営業変革に必要な経営者・幹部の腹決め
営業変革は、既存の組織に新しいやり方や仕組みと息吹を吹き込むこと、組織にこびりついた垢を削ぎ落とす作業だと、先日の記事でお伝えしました。
参考リンク:4月は営業変革を行う絶好タイミング!変革を阻止する◯◯を打破せよ
営業変革は、経営者、幹部が強い意志を持って自ら取り組まなければ、管理職や一般社員からの発信だけでは到底成しえません。
そのため「とことんやりきる覚悟」が必要です。
変革のベースとなるのは前回の記事でもお伝えしたように、
- 1)組織全体の「仕組み」
- 2)「仕組み」を営業現場で実行するための「現場力」
- 3)「現場力」を育成・支援する「マネジメント力」
という3つの視点で目指すべき姿と現状とのギャップを認識することです。
今日はそれぞれがどのようなものか、詳細をお伝えしたいと思います。
1)組織全体の「仕組み」とは?
組織全体の「仕組み」とは、
- 営業組織を効率的に動かすための行動基準
- ターゲット選定の仕方
- ターゲットのリスト化
といったことが一つの戦略理論に則って営業組織共通の考え方が備わっているか…
これらをチェックする方法として、言葉で明文化するとよくわかります。
例えば、ターゲットについてですが、「うちの会社は、〇〇の業界がターゲットです」という返答がよく来ますが、こういった大雑把なくくりはターゲットとは言いません。
なぜならば、こういったくくりでリスト化すると何千社、何万社にもなります。これらにすべてアプローチすることは不可能です。
ターゲットとは、アプローチすべき全数のことを言います。ですから、ターゲットとして捉えてはいるけれども、アプローチしないのであればそれはターゲットではありません。
つまり、ターゲットとしての絞り込みができていないのです。ターゲットの絞り込みができていないから、営業活動の効率も落ちるのです。
ですから、行動基準やターゲットというものを明文化すると、営業組織に「仕組み」があるかどうかがすぐにわかります。
2)「現場力」
「仕組み」が定まったとしても、その仕組みをいざ現場で実践しようとした時に、現場の実行力が欠けていたとしたらどうでしょう…

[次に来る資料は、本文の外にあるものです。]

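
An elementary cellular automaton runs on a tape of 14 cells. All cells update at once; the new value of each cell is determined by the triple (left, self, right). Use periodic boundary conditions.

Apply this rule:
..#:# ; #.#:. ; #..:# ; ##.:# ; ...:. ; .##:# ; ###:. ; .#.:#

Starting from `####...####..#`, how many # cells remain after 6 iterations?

...##.##..####
#.###.#####..#
#.#.#.#...####
#.#.#.##.##...
#.#.#.##.###.#
#.#.#.##.#.#.#
count of #: 8

8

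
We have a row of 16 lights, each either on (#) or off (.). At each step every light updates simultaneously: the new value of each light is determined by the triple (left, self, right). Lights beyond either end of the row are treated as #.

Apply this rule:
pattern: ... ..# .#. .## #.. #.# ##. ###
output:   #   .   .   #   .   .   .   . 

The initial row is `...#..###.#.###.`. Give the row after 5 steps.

.#....#.....#...
...##...###...#.
.#.#..#.#...#...
..........#...#.
.########...#...

.########...#...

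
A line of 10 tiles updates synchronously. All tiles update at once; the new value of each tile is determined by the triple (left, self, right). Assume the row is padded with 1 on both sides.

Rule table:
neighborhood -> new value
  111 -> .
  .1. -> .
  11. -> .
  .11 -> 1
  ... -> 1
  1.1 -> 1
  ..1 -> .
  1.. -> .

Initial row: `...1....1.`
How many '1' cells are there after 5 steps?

.1...11..1
1..1.1...1
....1..1.1
.11.....11
11..111.1.
count of 1: 6

6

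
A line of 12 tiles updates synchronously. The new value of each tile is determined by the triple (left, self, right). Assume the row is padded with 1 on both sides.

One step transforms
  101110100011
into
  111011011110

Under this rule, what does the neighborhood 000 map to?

At position 8 the neighborhood is 000; the next row has 1 there.

1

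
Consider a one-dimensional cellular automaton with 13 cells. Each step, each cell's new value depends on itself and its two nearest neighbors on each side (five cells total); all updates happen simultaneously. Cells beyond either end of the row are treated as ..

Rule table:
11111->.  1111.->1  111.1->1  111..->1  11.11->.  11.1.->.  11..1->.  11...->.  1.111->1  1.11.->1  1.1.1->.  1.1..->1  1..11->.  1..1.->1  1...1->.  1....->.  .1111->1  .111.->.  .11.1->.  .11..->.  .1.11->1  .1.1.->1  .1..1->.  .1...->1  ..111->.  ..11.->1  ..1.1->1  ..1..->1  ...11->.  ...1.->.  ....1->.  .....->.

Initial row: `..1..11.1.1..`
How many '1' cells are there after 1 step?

step 1: ..1..1...111.
count of 1: 5

5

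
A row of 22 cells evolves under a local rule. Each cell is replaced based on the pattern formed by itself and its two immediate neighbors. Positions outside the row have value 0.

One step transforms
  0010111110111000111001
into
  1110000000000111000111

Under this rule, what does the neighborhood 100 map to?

1

At position 13 the neighborhood is 100; the next row has 1 there.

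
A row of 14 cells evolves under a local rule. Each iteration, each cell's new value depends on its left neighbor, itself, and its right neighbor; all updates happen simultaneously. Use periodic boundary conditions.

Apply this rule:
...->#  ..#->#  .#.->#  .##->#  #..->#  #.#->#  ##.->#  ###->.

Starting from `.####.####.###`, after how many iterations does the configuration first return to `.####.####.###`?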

例えば、お客様とスムーズに会話すらできない、その結果叩き込まれた営業トークに終始し、押し売り営業の結果成約に至らない。こういった現状があるのではないでしょうか?
「現場力」とは、テクニックを磨くことだけではなく、
- 営業の仕事の本質
- 営業としての挨拶の仕方
- 提案営業の基本的なアクション
といった、営業職における基礎・基本を身に着けない限り、いくらテクニックを身に着けても現場では上滑りするだけです。
営業としての基礎教育だけでも飛躍的に営業は成長するのですが、現場で通用する基礎教育を行っている会社を見たことがありません。
ですから、営業は小さな枠の中で悩みながら、その小さな枠を打破できずに疲弊してスピンアウトしていくのです。
現場力無くして、仕組みを動かすことはできません。
3)「マネジメント力」
管理者のマネジメントについても同様です。
管理者に期待するマネジメントの内容は何でしょうか?そもそも、皆さんの会社のマネジメントの定義は何でしょうか?
これが定まりませんと、「仕組み」が組めないのも当然です。
管理者に期待することが明確で明文化されており、マネジメントの定義に則って管理者に活動をしてもらうためのことが前提ですが、期待やマネジメントが定義されていなければ、具体的な「仕組み」が出来上がるわけがありません。
現実のところ、この「仕組み」なき営業、「現場力」なき営業、「仕組み」なきマネジメントが横行しているというのが実態だと思います。
営業変革というのは高度なテクニック論ではなく、営業組織の根幹のところにあることを認識すべきです。そこを経営者、幹部がとことん議論し明確にすべきです。
この営業組織の打開として、経営者、幹部が本気で、腹を決めて取り組まない限り営業変革は実現しません。